Trois colloques et un séminaire sur l'autisme en mars 1998, en France ; une pluie de livres et d'articles : le sujet est à l'ordre du jour. Cela tient sans doute à la dynamique amorcée par un texte capital : la circulaire du 27 avril 1995 sur la « Prise en charge des enfants, adolescents et adultes autistes », qui propose un plan de cinq ans pour améliorer cette prise en charge. Ce texte, qui tire la conclusion d'une pétition et de trois rapports, est aussi remarquable par la définition qu'il donne de l'autisme infantile, reprise du rapport de l'Andem : « Un trouble global et précoce du développement, apparaissant avant l'âge de trois ans, caractérisé par un fonctionnement déviant et/ou retardé dans chacun des trois domaines suivants : interactions sociales, communication verbale et non verbale, comportement. » Le rapport du Comité d'éthique, paru un peu plus tard, précise même : « Un trouble du développement du système nerveux central ». C'est un ralliement aux thèses de l'origine organique de l'autisme.

Définitions et prévalence

Au commencement, il y eut le pédopsychiatre américain Léo Kanner. En 1943, il publie ses observations sur onze cas d'enfants qui se caractérisent, dès le début de leur vie, par leur « inaptitude à établir des relations normales avec les personnes et à réagir normalement aux situations ». Il relève, comme traits caractéristiques de ces enfants, leur isolement extrême, leur désir obsessionnel et anxieux de préserver la cons-tance de l'environnement, le caractère limité de leurs activités spontanées. Il note aussi que le langage - quand ils parlent - ne leur sert pas à communiquer. Et il propose de baptiser ce syndrome - c'est-à-dire cet ensemble de symptômes - « autisme infantile», un nom qui montre bien que, pour lui, il s'agit d'un cas particulier de psychose : le mot « autisme » a été inventé trente ans plus tôt par Bleuler pour désigner la tendance au repli sur soi des schizophrènes.
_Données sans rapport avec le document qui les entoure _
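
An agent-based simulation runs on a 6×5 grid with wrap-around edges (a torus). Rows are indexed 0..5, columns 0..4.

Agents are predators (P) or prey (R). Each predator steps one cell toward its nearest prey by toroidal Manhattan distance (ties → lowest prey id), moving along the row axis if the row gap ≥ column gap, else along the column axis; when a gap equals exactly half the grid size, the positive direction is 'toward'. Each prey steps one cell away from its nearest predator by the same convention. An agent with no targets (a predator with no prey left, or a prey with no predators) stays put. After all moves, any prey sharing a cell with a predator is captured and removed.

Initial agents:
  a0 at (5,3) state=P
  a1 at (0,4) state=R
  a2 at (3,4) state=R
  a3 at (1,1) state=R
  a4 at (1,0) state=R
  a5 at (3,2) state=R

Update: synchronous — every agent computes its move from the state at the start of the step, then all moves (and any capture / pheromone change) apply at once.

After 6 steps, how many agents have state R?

5

t=1: a0@(0,3):P a1@(1,4):R a2@(2,4):R a3@(2,1):R a4@(2,0):R a5@(2,2):R
t=2: a0@(1,3):P a1@(2,4):R a2@(3,4):R a3@(3,1):R a4@(3,0):R a5@(3,2):R
t=3: a0@(2,3):P a1@(3,4):R a2@(4,4):R a3@(4,1):R a4@(4,0):R a5@(4,2):R
t=4: a0@(3,3):P a1@(4,4):R a2@(5,4):R a3@(5,1):R a4@(5,0):R a5@(5,2):R
t=5: a0@(4,3):P a1@(5,4):R a2@(0,4):R a3@(0,1):R a4@(0,0):R a5@(0,2):R
t=6: a0@(5,3):P a1@(0,4):R a2@(1,4):R a3@(1,1):R a4@(1,0):R a5@(1,2):R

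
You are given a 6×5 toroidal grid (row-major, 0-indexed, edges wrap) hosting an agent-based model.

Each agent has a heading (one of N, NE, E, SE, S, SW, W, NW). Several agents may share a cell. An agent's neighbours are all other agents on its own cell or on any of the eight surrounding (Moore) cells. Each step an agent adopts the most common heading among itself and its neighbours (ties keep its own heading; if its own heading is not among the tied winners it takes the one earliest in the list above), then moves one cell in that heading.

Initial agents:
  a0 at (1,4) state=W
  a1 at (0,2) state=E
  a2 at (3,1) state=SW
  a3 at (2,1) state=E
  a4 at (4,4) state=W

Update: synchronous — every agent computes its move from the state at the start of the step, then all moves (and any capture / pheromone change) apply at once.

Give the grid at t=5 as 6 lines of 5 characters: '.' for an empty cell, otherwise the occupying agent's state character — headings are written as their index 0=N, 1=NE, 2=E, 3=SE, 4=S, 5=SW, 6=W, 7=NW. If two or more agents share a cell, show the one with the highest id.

..2..
..22.
.2...
.....
....6
.....

t=1: a0@(1,3):W a1@(0,3):E a2@(4,0):SW a3@(2,2):E a4@(4,3):W
t=2: a0@(1,4):E a1@(0,4):E a2@(5,4):SW a3@(2,3):E a4@(4,2):W
t=3: a0@(1,0):E a1@(0,0):E a2@(0,3):SW a3@(2,4):E a4@(4,1):W
t=4: a0@(1,1):E a1@(0,1):E a2@(1,2):SW a3@(2,0):E a4@(4,0):W
t=5: a0@(1,2):E a1@(0,2):E a2@(1,3):E a3@(2,1):E a4@(4,4):W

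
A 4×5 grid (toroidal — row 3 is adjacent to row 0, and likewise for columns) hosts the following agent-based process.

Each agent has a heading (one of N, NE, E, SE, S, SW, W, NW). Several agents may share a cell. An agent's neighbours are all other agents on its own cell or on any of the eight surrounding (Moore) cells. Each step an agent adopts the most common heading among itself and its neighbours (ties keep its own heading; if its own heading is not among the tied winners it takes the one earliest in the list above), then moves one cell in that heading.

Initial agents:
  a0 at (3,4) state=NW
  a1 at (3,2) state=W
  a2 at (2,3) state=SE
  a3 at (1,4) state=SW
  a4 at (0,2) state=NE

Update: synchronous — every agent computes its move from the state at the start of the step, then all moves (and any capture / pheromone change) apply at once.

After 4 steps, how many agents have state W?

t=1: a0@(2,3):NW a1@(3,1):W a2@(3,4):SE a3@(2,3):SW a4@(3,3):NE
t=2: a0@(1,2):NW a1@(3,0):W a2@(0,0):SE a3@(3,2):SW a4@(2,4):NE
t=3: a0@(0,1):NW a1@(3,4):W a2@(1,1):SE a3@(0,1):SW a4@(1,0):NE
t=4: a0@(3,0):NW a1@(3,3):W a2@(2,2):SE a3@(1,0):SW a4@(0,1):NE

1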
L'autisme reste classé parmi les psychoses pendant quarante ans, mais les Américains y incluent des formes dans lesquelles les symptômes de Kanner sont associés à une déficience mentale. En 1981 survient un grand tournant, avec la publication d'une nouvelle édition de la classification psychiatrique américaine, le DSM III, qui définit chaque entité pathologique par une série de traits de comportement observés. Le terme de « psychose », appliqué aux troubles psychiques de l'enfant, disparaît, remplacé par celui de « troubles globaux du développement ». La classification internationale, dite CIM 10, publiée en 1993, est presque identique, mais la classification française reste fidèle au terme de psychose et adopte des catégories différentes. Une situation que beaucoup déplorent, sans préjuger de la supériorité de l'une ou l'autre classification, parce que leur concordance imparfaite « constitue un facteur regrettable d'incompréhension entre chercheurs, praticiens, familles et organismes de santé ».
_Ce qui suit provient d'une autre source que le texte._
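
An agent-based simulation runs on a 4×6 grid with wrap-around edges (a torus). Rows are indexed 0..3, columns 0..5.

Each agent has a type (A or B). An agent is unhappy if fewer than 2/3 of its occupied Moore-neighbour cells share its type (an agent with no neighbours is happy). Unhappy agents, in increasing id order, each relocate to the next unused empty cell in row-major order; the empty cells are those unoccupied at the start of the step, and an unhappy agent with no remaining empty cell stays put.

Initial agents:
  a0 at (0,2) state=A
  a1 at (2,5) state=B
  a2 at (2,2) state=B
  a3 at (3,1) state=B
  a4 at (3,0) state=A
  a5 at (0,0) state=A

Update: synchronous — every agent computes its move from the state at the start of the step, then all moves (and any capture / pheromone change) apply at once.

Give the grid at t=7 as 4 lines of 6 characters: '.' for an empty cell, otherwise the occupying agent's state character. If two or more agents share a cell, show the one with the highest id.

.AB.BB
.AA...
......
......

t=1: a0@(0,1):A a1@(0,3):B a2@(2,2):B a3@(0,4):B a4@(0,5):A a5@(1,0):A
t=2: a0@(0,1):A a1@(0,3):B a2@(2,2):B a3@(0,0):B a4@(0,2):A a5@(1,0):A
t=3: a0@(0,1):A a1@(0,4):B a2@(2,2):B a3@(0,5):B a4@(1,1):A a5@(1,2):A
t=4: a0@(0,1):A a1@(0,4):B a2@(0,0):B a3@(0,5):B a4@(1,1):A a5@(1,2):A
t=5: a0@(0,1):A a1@(0,4):B a2@(0,2):B a3@(0,5):B a4@(1,1):A a5@(1,2):A
t=6: a0@(0,1):A a1@(0,4):B a2@(0,0):B a3@(0,5):B a4@(1,1):A a5@(1,2):A
t=7: a0@(0,1):A a1@(0,4):B a2@(0,2):B a3@(0,5):B a4@(1,1):A a5@(1,2):A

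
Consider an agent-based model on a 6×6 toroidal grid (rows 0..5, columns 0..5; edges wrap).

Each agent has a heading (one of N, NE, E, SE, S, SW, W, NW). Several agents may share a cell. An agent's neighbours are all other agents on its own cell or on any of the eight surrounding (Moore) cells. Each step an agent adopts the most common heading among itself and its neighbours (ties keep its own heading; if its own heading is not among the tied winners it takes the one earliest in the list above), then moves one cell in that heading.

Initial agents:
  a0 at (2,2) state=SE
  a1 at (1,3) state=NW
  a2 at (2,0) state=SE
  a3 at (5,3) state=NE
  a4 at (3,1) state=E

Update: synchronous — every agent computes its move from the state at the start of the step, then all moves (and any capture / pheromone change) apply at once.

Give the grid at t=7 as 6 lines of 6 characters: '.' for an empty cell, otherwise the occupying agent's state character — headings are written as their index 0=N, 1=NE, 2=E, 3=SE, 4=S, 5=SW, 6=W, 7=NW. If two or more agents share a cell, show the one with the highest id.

t=1: a0@(3,3):SE a1@(0,2):NW a2@(3,1):SE a3@(4,4):NE a4@(4,2):SE
t=2: a0@(4,4):SE a1@(5,1):NW a2@(4,2):SE a3@(3,5):NE a4@(5,3):SE
t=3: a0@(5,5):SE a1@(4,0):NW a2@(5,3):SE a3@(2,0):NE a4@(0,4):SE
t=4: a0@(0,0):SE a1@(3,5):NW a2@(0,4):SE a3@(1,1):NE a4@(1,5):SE
t=5: a0@(1,1):SE a1@(2,4):NW a2@(1,5):SE a3@(0,2):NE a4@(2,0):SE
t=6: a0@(2,2):SE a1@(1,3):NW a2@(2,0):SE a3@(5,3):NE a4@(3,1):SE
t=7: a0@(3,3):SE a1@(0,2):NW a2@(3,1):SE a3@(4,4):NE a4@(4,2):SE

..7...
......
......
.3.3..
..3.1.
......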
On dénombre naturellement plus ou moins d'autistes selon la définition adoptée... D'après le rapport de l'Andem, les études les plus fiables conduisent à un taux de 4,5 à 5 pour 10 000, ce qui donne, pour la France, environ 7 000 enfants et 20 000 adultes. Mais, si on applique les critères plus larges du DSM III, on en arrive à un taux de 9,5 à 10, ce qui donnerait, pour la France, environ 15 000 enfants et adolescents et 43 000 adultes. Le «sex ratio» est de trois garçons pour une fille. Notons une curiosité : le Japon fait cavalier seul, avec un taux de prévalence de 13 à 16 pour 10 000 !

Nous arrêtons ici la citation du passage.